High speed wireless data service starts today in five Ontario cities. But it warns Ottawa the latest in technology won’t be extended to rural areas unless it can get spectrum in the 700 Mhz band

Bell beats Rogers to Toronto with LTE service

Bell Mobility has beaten Rogers Communications Inc. in the race to launch high speed LTE wireless data service in the country’s largest city.

Bell, a division of BCE Inc., quietly released a statement late Tuesday that LTE service will start today in Toronto, Mississauga, Hamilton, Kitchener-Waterloo and Guelph. LTE flex-rate data plans start at $45 a month for 1.5 gigabytes of data, and go up from there.

That’s the same pricing starting point as Rogers, which started commercial LTE service in July in Ottawa and promised to add Toronto on Sept. 28.
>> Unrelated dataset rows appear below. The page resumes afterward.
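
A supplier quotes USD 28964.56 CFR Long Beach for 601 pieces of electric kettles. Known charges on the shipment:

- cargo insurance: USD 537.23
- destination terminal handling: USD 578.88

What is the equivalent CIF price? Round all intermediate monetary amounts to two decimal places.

CIF price: USD 29501.79

Not relevant to the conversion: destination terminal — on the buyer under both terms; not part of either seller's price.
From CFR to CIF, the seller additionally bears: insurance.
CIF price = 28964.56 + 537.23 = 29501.79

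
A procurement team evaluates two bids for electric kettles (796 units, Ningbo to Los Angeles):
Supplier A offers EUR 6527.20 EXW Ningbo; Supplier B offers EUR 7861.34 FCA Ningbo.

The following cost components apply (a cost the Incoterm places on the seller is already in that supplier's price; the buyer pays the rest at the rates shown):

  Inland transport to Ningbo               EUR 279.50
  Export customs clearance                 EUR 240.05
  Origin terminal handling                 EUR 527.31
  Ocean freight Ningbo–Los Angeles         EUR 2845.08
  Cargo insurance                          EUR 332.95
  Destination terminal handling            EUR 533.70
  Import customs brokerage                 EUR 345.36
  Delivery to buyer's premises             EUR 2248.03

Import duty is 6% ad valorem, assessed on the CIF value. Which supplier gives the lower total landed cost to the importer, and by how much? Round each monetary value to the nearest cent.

Supplier A (EXW):
CIF value = EXW price + inland to port + export clearance + origin terminal + freight + insurance = 6527.20 + 279.50 + 240.05 + 527.31 + 2845.08 + 332.95 = 10752.09
Import duty = 10752.09 × 6% = 645.13
Buyer bears (A): 279.50 + 240.05 + 527.31 + 2845.08 + 332.95 + 533.70 + 345.36 + 2248.03 = 7351.98
Landed cost (A) = invoice 6527.20 + 7351.98 + duty 645.13 = 14524.31
Supplier B (FCA):
CIF value = FCA price + origin terminal + freight + insurance = 7861.34 + 527.31 + 2845.08 + 332.95 = 11566.68
Import duty = 11566.68 × 6% = 694.00
Buyer bears (B): 527.31 + 2845.08 + 332.95 + 533.70 + 345.36 + 2248.03 = 6832.43
Landed cost (B) = invoice 7861.34 + 6832.43 + duty 694.00 = 15387.77
Difference = |14524.31 − 15387.77| = 863.46

Supplier A is cheaper by EUR 863.46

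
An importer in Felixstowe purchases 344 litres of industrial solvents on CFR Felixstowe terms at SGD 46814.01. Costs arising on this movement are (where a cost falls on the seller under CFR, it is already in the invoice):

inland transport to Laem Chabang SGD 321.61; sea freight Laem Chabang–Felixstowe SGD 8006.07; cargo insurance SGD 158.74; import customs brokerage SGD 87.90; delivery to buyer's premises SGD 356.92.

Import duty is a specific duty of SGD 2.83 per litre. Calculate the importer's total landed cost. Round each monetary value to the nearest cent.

CFR: the seller pays costs through ocean freight to the destination port, but not insurance.
Already in the invoice (seller's account under CFR): inland to port, freight — exclude.
CIF value = CFR price + insurance = 46814.01 + 158.74 = 46972.75
Import duty = 344 × 2.83 = 973.52
Buyer bears: insurance 158.74 + brokerage 87.90 + delivery 356.92 + duty 973.52 = 1577.08
Landed cost = invoice 46814.01 + 1577.08 = 48391.09

Total landed cost: SGD 48391.09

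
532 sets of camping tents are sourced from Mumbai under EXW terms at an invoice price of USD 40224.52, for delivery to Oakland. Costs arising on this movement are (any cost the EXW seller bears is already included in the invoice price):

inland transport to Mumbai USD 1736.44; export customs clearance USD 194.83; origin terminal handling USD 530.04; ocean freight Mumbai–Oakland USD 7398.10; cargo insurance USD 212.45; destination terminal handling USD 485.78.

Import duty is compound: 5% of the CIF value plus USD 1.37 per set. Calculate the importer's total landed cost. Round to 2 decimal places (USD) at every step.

EXW: the seller makes goods available at their premises; the buyer bears all onward costs.
CIF value = EXW price + inland to port + export clearance + origin terminal + freight + insurance = 40224.52 + 1736.44 + 194.83 + 530.04 + 7398.10 + 212.45 = 50296.38
Ad valorem component: 50296.38 × 5% = 2514.82
Specific component: 532 × 1.37 = 728.84
Import duty = 2514.82 + 728.84 = 3243.66
Buyer bears: inland to port 1736.44 + export clearance 194.83 + origin terminal 530.04 + freight 7398.10 + insurance 212.45 + destination terminal 485.78 + duty 3243.66 = 13801.30
Landed cost = invoice 40224.52 + 13801.30 = 54025.82

Total landed cost: USD 54025.82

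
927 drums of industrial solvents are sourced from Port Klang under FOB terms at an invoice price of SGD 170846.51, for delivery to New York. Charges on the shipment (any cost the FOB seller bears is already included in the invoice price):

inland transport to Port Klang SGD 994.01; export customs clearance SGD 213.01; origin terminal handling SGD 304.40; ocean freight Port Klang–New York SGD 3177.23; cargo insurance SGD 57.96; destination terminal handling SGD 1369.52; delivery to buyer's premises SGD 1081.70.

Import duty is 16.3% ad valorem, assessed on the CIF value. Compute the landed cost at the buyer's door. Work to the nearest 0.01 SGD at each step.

FOB: the seller bears costs until goods are on board at the origin port; the buyer bears freight, insurance and all costs thereafter.
Already in the invoice (seller's account under FOB): inland to port, export clearance, origin terminal — exclude.
CIF value = FOB price + freight + insurance = 170846.51 + 3177.23 + 57.96 = 174081.70
Import duty = 174081.70 × 16.3% = 28375.32
Buyer bears: freight 3177.23 + insurance 57.96 + destination terminal 1369.52 + delivery 1081.70 + duty 28375.32 = 34061.73
Landed cost = invoice 170846.51 + 34061.73 = 204908.24

Total landed cost: SGD 204908.24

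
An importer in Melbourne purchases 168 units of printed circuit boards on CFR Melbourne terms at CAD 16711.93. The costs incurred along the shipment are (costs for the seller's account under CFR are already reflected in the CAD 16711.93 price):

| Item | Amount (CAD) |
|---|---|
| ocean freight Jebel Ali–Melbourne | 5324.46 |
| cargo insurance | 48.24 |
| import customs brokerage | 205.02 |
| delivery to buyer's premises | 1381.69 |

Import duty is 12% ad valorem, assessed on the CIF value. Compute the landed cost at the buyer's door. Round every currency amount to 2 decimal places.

CFR: the seller pays costs through ocean freight to the destination port, but not insurance.
Already in the invoice (seller's account under CFR): freight — exclude.
CIF value = CFR price + insurance = 16711.93 + 48.24 = 16760.17
Import duty = 16760.17 × 12% = 2011.22
Buyer bears: insurance 48.24 + brokerage 205.02 + delivery 1381.69 + duty 2011.22 = 3646.17
Landed cost = invoice 16711.93 + 3646.17 = 20358.10

Total landed cost: CAD 20358.10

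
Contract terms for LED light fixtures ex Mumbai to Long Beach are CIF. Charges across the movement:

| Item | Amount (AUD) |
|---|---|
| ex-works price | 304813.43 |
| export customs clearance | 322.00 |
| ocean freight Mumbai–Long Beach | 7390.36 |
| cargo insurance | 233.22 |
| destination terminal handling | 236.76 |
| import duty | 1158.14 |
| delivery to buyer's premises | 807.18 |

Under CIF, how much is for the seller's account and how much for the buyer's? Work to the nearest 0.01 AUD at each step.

CIF: the seller pays costs through ocean freight and marine insurance to the destination port.
Seller's account: goods 304813.43 + export clearance 322.00 + freight 7390.36 + insurance 233.22 = 312759.01
Buyer's account: destination terminal 236.76 + duty 1158.14 + delivery 807.18 = 2202.08

Seller: AUD 312759.01; buyer: AUD 2202.08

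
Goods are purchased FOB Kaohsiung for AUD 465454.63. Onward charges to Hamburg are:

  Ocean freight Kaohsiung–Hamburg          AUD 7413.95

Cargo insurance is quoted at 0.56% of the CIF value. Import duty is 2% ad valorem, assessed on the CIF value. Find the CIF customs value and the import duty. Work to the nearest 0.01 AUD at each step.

CIF value: AUD 475531.56; import duty: AUD 9510.63

Let C be the CIF value. C = FOB price + freight + 0.56% × C
C − 0.56% × C = 465454.63 + 7413.95
0.9944 × C = 472868.58
C = 472868.58 / 0.9944 = 475531.56
Insurance premium = 0.56% × 475531.56 = 2662.98
Import duty = 475531.56 × 2% = 9510.63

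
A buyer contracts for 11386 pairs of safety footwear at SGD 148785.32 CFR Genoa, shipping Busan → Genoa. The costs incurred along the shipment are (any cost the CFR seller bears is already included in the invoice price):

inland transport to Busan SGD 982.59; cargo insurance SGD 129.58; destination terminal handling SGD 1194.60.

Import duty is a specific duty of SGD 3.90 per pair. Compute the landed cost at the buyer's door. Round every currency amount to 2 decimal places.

CFR: the seller pays costs through ocean freight to the destination port, but not insurance.
Already in the invoice (seller's account under CFR): inland to port — exclude.
CIF value = CFR price + insurance = 148785.32 + 129.58 = 148914.90
Import duty = 11386 × 3.90 = 44405.40
Buyer bears: insurance 129.58 + destination terminal 1194.60 + duty 44405.40 = 45729.58
Landed cost = invoice 148785.32 + 45729.58 = 194514.90

Total landed cost: SGD 194514.90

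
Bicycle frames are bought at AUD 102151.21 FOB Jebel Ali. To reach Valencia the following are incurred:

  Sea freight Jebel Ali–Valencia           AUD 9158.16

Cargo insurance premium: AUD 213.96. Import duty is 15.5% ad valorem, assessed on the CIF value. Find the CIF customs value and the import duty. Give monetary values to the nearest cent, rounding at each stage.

CIF = FOB price + freight + insurance
CIF = 102151.21 + 9158.16 + 213.96 = 111523.33
Import duty = 111523.33 × 15.5% = 17286.12

CIF value: AUD 111523.33; import duty: AUD 17286.12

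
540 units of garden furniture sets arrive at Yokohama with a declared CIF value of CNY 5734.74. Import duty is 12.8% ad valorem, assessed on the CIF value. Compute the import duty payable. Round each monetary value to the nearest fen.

Import duty = 5734.74 × 12.8% = 734.05

Import duty: CNY 734.05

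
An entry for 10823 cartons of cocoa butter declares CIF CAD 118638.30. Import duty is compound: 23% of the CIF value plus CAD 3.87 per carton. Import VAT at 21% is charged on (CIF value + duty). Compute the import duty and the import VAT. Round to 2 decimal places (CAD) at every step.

Import duty: CAD 69171.82; import VAT: CAD 39440.13

Ad valorem component: 118638.30 × 23% = 27286.81
Specific component: 10823 × 3.87 = 41885.01
Import duty = 27286.81 + 41885.01 = 69171.82
VAT base = CIF + duty = 118638.30 + 69171.82 = 187810.12
Import VAT = 187810.12 × 21% = 39440.13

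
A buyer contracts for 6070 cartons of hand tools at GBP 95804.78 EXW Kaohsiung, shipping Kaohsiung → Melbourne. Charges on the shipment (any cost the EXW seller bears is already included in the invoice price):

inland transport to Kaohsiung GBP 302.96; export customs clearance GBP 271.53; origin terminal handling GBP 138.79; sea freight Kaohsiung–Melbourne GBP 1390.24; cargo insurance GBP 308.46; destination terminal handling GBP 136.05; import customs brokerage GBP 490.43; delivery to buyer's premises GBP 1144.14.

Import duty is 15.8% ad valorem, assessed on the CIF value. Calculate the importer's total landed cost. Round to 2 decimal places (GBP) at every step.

EXW: the seller makes goods available at their premises; the buyer bears all onward costs.
CIF value = EXW price + inland to port + export clearance + origin terminal + freight + insurance = 95804.78 + 302.96 + 271.53 + 138.79 + 1390.24 + 308.46 = 98216.76
Import duty = 98216.76 × 15.8% = 15518.25
Buyer bears: inland to port 302.96 + export clearance 271.53 + origin terminal 138.79 + freight 1390.24 + insurance 308.46 + destination terminal 136.05 + brokerage 490.43 + delivery 1144.14 + duty 15518.25 = 19700.85
Landed cost = invoice 95804.78 + 19700.85 = 115505.63

Total landed cost: GBP 115505.63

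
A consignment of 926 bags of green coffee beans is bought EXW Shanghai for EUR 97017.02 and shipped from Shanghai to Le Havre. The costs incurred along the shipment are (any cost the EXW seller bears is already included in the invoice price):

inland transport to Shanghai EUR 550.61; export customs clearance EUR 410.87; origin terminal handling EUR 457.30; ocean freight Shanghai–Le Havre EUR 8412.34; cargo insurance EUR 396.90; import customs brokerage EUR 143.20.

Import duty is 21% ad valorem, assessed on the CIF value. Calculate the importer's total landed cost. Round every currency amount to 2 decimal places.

EXW: the seller makes goods available at their premises; the buyer bears all onward costs.
CIF value = EXW price + inland to port + export clearance + origin terminal + freight + insurance = 97017.02 + 550.61 + 410.87 + 457.30 + 8412.34 + 396.90 = 107245.04
Import duty = 107245.04 × 21% = 22521.46
Buyer bears: inland to port 550.61 + export clearance 410.87 + origin terminal 457.30 + freight 8412.34 + insurance 396.90 + brokerage 143.20 + duty 22521.46 = 32892.68
Landed cost = invoice 97017.02 + 32892.68 = 129909.70

Total landed cost: EUR 129909.70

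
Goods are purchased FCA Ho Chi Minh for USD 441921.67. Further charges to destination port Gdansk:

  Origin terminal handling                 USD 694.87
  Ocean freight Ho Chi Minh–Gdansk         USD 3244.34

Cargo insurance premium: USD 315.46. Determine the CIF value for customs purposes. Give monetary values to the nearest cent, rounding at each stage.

CIF = FCA price + pre-shipment costs + freight + insurance
CIF = 441921.67 + 694.87 + 3244.34 + 315.46 = 446176.34

CIF value: USD 446176.34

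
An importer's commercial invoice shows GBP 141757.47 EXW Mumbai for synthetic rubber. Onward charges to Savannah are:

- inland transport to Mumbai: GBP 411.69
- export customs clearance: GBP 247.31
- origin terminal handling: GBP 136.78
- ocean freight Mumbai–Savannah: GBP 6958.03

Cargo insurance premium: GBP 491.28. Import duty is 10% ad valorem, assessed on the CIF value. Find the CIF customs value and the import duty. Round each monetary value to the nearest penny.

CIF = EXW price + pre-shipment costs + freight + insurance
CIF = 141757.47 + 411.69 + 247.31 + 136.78 + 6958.03 + 491.28 = 150002.56
Import duty = 150002.56 × 10% = 15000.26

CIF value: GBP 150002.56; import duty: GBP 15000.26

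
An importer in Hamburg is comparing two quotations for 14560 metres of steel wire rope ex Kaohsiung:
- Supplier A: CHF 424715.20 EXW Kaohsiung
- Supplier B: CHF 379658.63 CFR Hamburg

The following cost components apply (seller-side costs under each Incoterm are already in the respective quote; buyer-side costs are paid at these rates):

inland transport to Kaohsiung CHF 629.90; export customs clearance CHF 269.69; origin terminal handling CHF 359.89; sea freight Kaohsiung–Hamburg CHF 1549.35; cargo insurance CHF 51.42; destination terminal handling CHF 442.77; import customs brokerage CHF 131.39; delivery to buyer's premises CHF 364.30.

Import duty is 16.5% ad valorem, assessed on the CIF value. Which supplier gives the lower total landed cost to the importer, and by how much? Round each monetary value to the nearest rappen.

Supplier B is cheaper by CHF 55763.19

Supplier A (EXW):
CIF value = EXW price + inland to port + export clearance + origin terminal + freight + insurance = 424715.20 + 629.90 + 269.69 + 359.89 + 1549.35 + 51.42 = 427575.45
Import duty = 427575.45 × 16.5% = 70549.95
Buyer bears (A): 629.90 + 269.69 + 359.89 + 1549.35 + 51.42 + 442.77 + 131.39 + 364.30 = 3798.71
Landed cost (A) = invoice 424715.20 + 3798.71 + duty 70549.95 = 499063.86
Supplier B (CFR):
CIF value = CFR price + insurance = 379658.63 + 51.42 = 379710.05
Import duty = 379710.05 × 16.5% = 62652.16
Buyer bears (B): 51.42 + 442.77 + 131.39 + 364.30 = 989.88
Landed cost (B) = invoice 379658.63 + 989.88 + duty 62652.16 = 443300.67
Difference = |499063.86 − 443300.67| = 55763.19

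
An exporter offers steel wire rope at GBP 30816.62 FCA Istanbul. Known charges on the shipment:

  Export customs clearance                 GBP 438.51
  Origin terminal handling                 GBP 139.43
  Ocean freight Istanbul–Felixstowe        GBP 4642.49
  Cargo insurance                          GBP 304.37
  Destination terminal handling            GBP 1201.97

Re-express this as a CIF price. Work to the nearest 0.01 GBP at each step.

Not relevant to the conversion: export clearance — on the seller under both FCA and CIF; already in the FCA price and stays in the CIF price. destination terminal — on the buyer under both terms; not part of either seller's price.
From FCA to CIF, the seller additionally bears: origin terminal, freight, insurance.
CIF price = 30816.62 + 139.43 + 4642.49 + 304.37 = 35902.91

CIF price: GBP 35902.91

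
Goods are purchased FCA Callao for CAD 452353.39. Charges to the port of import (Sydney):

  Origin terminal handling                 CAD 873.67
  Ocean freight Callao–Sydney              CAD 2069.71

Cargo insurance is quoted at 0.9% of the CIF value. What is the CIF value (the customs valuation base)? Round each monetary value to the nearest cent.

Let C be the CIF value. C = FCA price + pre-shipment costs + freight + 0.9% × C
C − 0.9% × C = 452353.39 + 873.67 + 2069.71
0.991 × C = 455296.77
C = 455296.77 / 0.991 = 459431.65
Insurance premium = 0.9% × 459431.65 = 4134.88

CIF value: CAD 459431.65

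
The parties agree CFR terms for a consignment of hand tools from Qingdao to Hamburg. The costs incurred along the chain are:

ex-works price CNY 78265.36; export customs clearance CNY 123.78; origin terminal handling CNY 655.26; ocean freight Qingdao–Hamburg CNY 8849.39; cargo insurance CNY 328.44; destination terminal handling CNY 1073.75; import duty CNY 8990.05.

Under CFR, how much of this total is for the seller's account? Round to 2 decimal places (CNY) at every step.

Seller's account: CNY 87893.79

CFR: the seller pays costs through ocean freight to the destination port, but not insurance.
Seller's account: goods 78265.36 + export clearance 123.78 + origin terminal 655.26 + freight 8849.39 = 87893.79
Buyer's account: insurance 328.44 + destination terminal 1073.75 + duty 8990.05 = 10392.24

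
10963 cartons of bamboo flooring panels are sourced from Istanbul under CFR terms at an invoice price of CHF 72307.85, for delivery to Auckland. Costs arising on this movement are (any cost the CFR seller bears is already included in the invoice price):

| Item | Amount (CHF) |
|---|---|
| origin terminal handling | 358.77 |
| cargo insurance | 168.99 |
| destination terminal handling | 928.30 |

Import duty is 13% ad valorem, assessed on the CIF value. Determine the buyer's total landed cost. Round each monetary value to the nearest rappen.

CFR: the seller pays costs through ocean freight to the destination port, but not insurance.
Already in the invoice (seller's account under CFR): origin terminal — exclude.
CIF value = CFR price + insurance = 72307.85 + 168.99 = 72476.84
Import duty = 72476.84 × 13% = 9421.99
Buyer bears: insurance 168.99 + destination terminal 928.30 + duty 9421.99 = 10519.28
Landed cost = invoice 72307.85 + 10519.28 = 82827.13

Total landed cost: CHF 82827.13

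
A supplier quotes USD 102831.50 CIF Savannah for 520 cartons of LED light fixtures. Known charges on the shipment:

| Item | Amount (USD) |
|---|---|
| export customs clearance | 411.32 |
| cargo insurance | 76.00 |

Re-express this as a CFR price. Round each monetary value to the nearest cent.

CFR price: USD 102755.50

Not relevant to the conversion: export clearance — on the seller under both CIF and CFR; already in the CIF price and stays in the CFR price.
From CIF to CFR, the seller no longer bears: insurance.
CFR price = 102831.50 − 76.00 = 102755.50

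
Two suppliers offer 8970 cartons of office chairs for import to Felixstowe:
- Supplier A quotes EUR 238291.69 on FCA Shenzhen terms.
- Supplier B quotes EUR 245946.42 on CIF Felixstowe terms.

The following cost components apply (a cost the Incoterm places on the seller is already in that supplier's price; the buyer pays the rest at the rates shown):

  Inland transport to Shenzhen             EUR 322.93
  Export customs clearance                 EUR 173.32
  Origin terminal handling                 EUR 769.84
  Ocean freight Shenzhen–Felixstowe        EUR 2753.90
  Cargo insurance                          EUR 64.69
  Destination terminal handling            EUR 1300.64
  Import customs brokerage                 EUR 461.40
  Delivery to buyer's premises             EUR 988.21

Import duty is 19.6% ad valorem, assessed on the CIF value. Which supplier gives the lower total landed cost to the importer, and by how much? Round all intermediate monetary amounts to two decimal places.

Supplier A (FCA):
CIF value = FCA price + origin terminal + freight + insurance = 238291.69 + 769.84 + 2753.90 + 64.69 = 241880.12
Import duty = 241880.12 × 19.6% = 47408.50
Buyer bears (A): 769.84 + 2753.90 + 64.69 + 1300.64 + 461.40 + 988.21 = 6338.68
Landed cost (A) = invoice 238291.69 + 6338.68 + duty 47408.50 = 292038.87
Supplier B (CIF):
The CIF price already equals the CIF value: 245946.42
Import duty = 245946.42 × 19.6% = 48205.50
Buyer bears (B): 1300.64 + 461.40 + 988.21 = 2750.25
Landed cost (B) = invoice 245946.42 + 2750.25 + duty 48205.50 = 296902.17
Difference = |292038.87 − 296902.17| = 4863.30

Supplier A is cheaper by EUR 4863.30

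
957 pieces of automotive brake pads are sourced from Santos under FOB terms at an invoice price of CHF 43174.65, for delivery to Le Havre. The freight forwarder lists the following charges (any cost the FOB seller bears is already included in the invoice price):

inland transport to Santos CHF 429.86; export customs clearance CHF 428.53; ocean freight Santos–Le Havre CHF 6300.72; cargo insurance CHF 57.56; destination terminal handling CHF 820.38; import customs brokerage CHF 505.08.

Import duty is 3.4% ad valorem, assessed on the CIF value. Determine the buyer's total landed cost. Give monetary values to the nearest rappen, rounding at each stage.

Total landed cost: CHF 52542.51

FOB: the seller bears costs until goods are on board at the origin port; the buyer bears freight, insurance and all costs thereafter.
Already in the invoice (seller's account under FOB): inland to port, export clearance — exclude.
CIF value = FOB price + freight + insurance = 43174.65 + 6300.72 + 57.56 = 49532.93
Import duty = 49532.93 × 3.4% = 1684.12
Buyer bears: freight 6300.72 + insurance 57.56 + destination terminal 820.38 + brokerage 505.08 + duty 1684.12 = 9367.86
Landed cost = invoice 43174.65 + 9367.86 = 52542.51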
Bell [TSX, NYSE: BCE] said earlier this year it would start LTE service before the end of the year, but kept the launch dates and cities secret.

Telus Corp. has also promised to launch LTE service in unnamed cities, but so far is sticking to its expectation that it won’t start until early next year.
“LTE is the next step in ensuring Bell continues to deliver the best networks in the world to Canadian consumers and businesses, backed up by the newest data devices and the leading mobile services and content available,” Wade Oosterman, president of Bell Mobility said in a statement. “LTE will deliver amazing data access speeds – at least three times faster than the Bell HSPA+ network originally launched less than three years ago.”
 
Carriers around the world are anxious to upgrade to LTE as they face increasing demand by subscribers using mobile laptops, smartphones and tablets to send and recieve data files, music and videos.
 
 
Initially, Bell customers will only be able to buy USB modems to plug into laptops, dubbed Turbo Sticks. They’ll be able to buy LTE-enabled smartphones and tablets “later this year,” the press release said.
 
Rogers [TSX: RCI.A and RCI.B] has said that next week its LTE subscribers will have a choice of two LTE smartphones and tablets.

LTE, short for Long Term Evolution, is the next generation IP-based wireless data technology that promises download speeds of over 100 Mbps under ideal conditions. Bell and Rogers say LTE customers should get download speeds averaging between 12 and 25 Mbps. The current generation HSPA+ wireless data technology used by Bell, Rogers and Telus maxes out at 42 Mpbs — again under ideal conditions — depending on which version of the standard they are using. Real average speeds will be below 10 Mpbs.

The current version of LTE that carriers are rolling out around the world isn’t regarded by experts as a true 4G (fourth generation) wireless standard that has a converged IP voice and data network. Voice over LTE won’t come until the LTE Advanced standard is finalized, which is likely a year away. Until then LTE-enabled smartphones will only take advantage of LTE on the data side.

Bell said its LTE network will be extended to other cities this year and in 2012, but says broadening the coverage to rural areas will depend on the rules Industry Canada sets for the upcoming 700 Mhz auction. That spectrum is prized by carriers for its ability to carry signals over longer distances, which means fewer cellular antennas have to be installed for a given area. That results in considerable capital savings.

It’s a threat that several other carriers have made as the Harper government considers the auction rules in the face of calls from wireless startups like Wind Mobile and Mobilicity, who say the government should either set aside of spectrum for small carriers or newcomers so the big three carriers won’t buy it all, or forbid Bell, Rogers and Telus from bidding at all.
 
But before the government sets the auction rules it has to decide who will be eligible to participate in what is expected to be a multi-billion-dollar war for spectrum. Under the Telecommunications Act, only Canadian-controlled companies can own telecommunications spectrum. The Harper government wants to liberalize the telecom ownership rules to increase competition as well as help existing wireless startups gain access to funds for expanding their networks and bid on spectrum. Therefore setting the ownership rules, the government has said, has to come before the auction rules.

The industry hopes the government’s strategy will become clearer when parliament resumes in the fall.